Yesterday and today at Buttermilk we have had what's called "downhill training." But don't let the name fool you: this is really more like a race than anything else. We get to inspect the race course — the same one we will be racing tomorrow and Wednesday, when it counts — and then run it, with everything exactly the same as it will be on race day: timing, race bibs, blue dye, the whole shebang. Only one run per athlete per day, just like race day.

At least, that's the idea. But of course, how can one day really be exactly like another day? That's not how the world works. The weather changes. The track changes, gets bumpier or icier or softer. People get sick, or well. People wake up on different sides of the bed.

For those reasons, training run results can be a pretty poor predictor of the actual race results. Who knows whether someone is holding back in training, or whether someone who crashed in both training runs will keep it together on race day and be the fastest one down the hill?

All this said, my training runs have gone well. Yesterday I was sixth, a little over two seconds slower than the leader, my teammate Joe Tompkins. And today I was second, just 0.11 seconds behind today's leader, Germany's Martin Braxenthaler. Downhill is a game of hundredths of a second, and that's particularly true on this course, which is so easy that there's no room for error. Lose half a second, and you might find yourself five places back.

The plan for tomorrow's race, then, is this: try to do exactly what I did today, and try not to make any mistakes. (And maybe try to beat some of those people with Wikipedia articles about them.) Easy, right?

Saturday, February 27, 2010

breakfast

I ordered a breakfast burrito this morning — "hold the chorizo." It arrived with huge chunks of sausage in it.

"Hey man, I'm sure I said no chorizo. What's this stuff then?"

"Oh, don't worry, that's not chorizo. That's regular sausage."

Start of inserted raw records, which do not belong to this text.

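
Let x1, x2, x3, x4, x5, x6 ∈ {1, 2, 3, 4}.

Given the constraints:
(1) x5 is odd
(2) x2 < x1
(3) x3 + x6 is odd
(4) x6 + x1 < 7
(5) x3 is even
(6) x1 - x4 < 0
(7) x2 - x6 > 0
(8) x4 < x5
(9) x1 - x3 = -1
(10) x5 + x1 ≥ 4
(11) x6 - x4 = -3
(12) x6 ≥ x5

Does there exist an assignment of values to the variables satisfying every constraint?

Constraints 2, 6, 7, 8, and 12 give x2 < x1, x1 < x4, x4 < x5, x5 ≤ x6, x6 < x2. Chaining: x2 < x1 < x4 < x5 ≤ x6 < x2, which forces x2 < x2 — impossible.

Unsatisfiable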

Thursday, February 11, 2010

kimberley, BC downhills

We raced two Nor-Am downhills today up here in Canada, and my friend (and teammate for this trip) Nick Catanzarite won them both, with me in second place both times. Not the most challenging field of racers here, but it was a really fun & fast course.
Results should be up soon over here. (Look at the right side of the page, under NOR-AM.)

Friday, January 08, 2010

ugh

First World Cup race of the season was today, a GS at Patscherkofel, outside of Innsbruck, Austria. The snow was really firm and icy, so unlike our Western U.S. snow. It was a really rough day for me. I finished the first run in last place after making some big errors, and then failed to finish the second run. I'll try again tomorrow in the slalom and hopefully write more later.